If this is the pulse of America, we’re all surely in for one hell of a ride. The next leg is “Mr. Your on Fire Mr.”, a track that lives up to its name by breaking out blazing effects underneath the danceable, guitar-heavy groove. It does it through a trio of related, though unique, pieces: the first, hyper-electrolyzed clapping, syncopated singing and guitar rhythm, and digitized beats; the second, four-on-the-floor drums alongside straight ahead bass, and an infectious guitar hook; the third, a variation on the second where the bass takes lead, and the vocals spread into an echoing chant. It’s two and a half minutes of mayhem you can shake your ass to.

And Liars do juiced up punk-ety funk just as well as they do monstrous, distorted pandemonium — the sort that makes you want to run around, pogo, and slam into everyone within reasonable radius. That’s the stuff of “Loose Nuts on the Veladrome”, the distortion heavy track that mixes a few bars of ordered chanting with measures of tumbling basslines and singing — if you can call it that — that’s an agonized, bestial holler. Every time you think they’ve got it under control, the guitars hunker down into a sinister, chromatic screech, causing the bass and drums to fall away from any sense of order they once possessed.

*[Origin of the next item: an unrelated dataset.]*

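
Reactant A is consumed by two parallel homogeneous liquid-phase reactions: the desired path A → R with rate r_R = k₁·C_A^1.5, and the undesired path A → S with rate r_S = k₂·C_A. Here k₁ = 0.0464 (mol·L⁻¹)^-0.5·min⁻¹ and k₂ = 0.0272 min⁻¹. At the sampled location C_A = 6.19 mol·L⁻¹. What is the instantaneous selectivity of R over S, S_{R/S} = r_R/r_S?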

In all their delicious theater and stylistic diversity, it’s the simple flourishes that showcase the amazing potential of Liars. Lead singer Angus sings like he doesn’t have control over his own vocal chords and is instead possessed by some sort of videogame demon. He can easily follow up a line laden with spitfire with a simple, amazed wow; his voice easily leaps between moods and attitudes. Pat Noecker lays down some maddening bass riffs, as suitable for hip-hop as they are for punk; Ron Albertson’s drumming can switch between clean precision and wild risk-taking in an instant; Aaron Hemphill is the kind of guitar player confident enough in his skill that he can sit back or take lead, rounding out a vibe while honing an independent melody. And producer Steve Revitt (of Beastie Boys fame) has helped Liars in harnessing their energy into an album that feels and sounds like the impulsive creativity of a live show. The composite effect is the kind of music that always more levels to delve through, more subtleties to pick up, more tricks to amuse and entertain.

But that’s enough talk about the album — it’s time to listen. After all, this is the soundtrack for the times.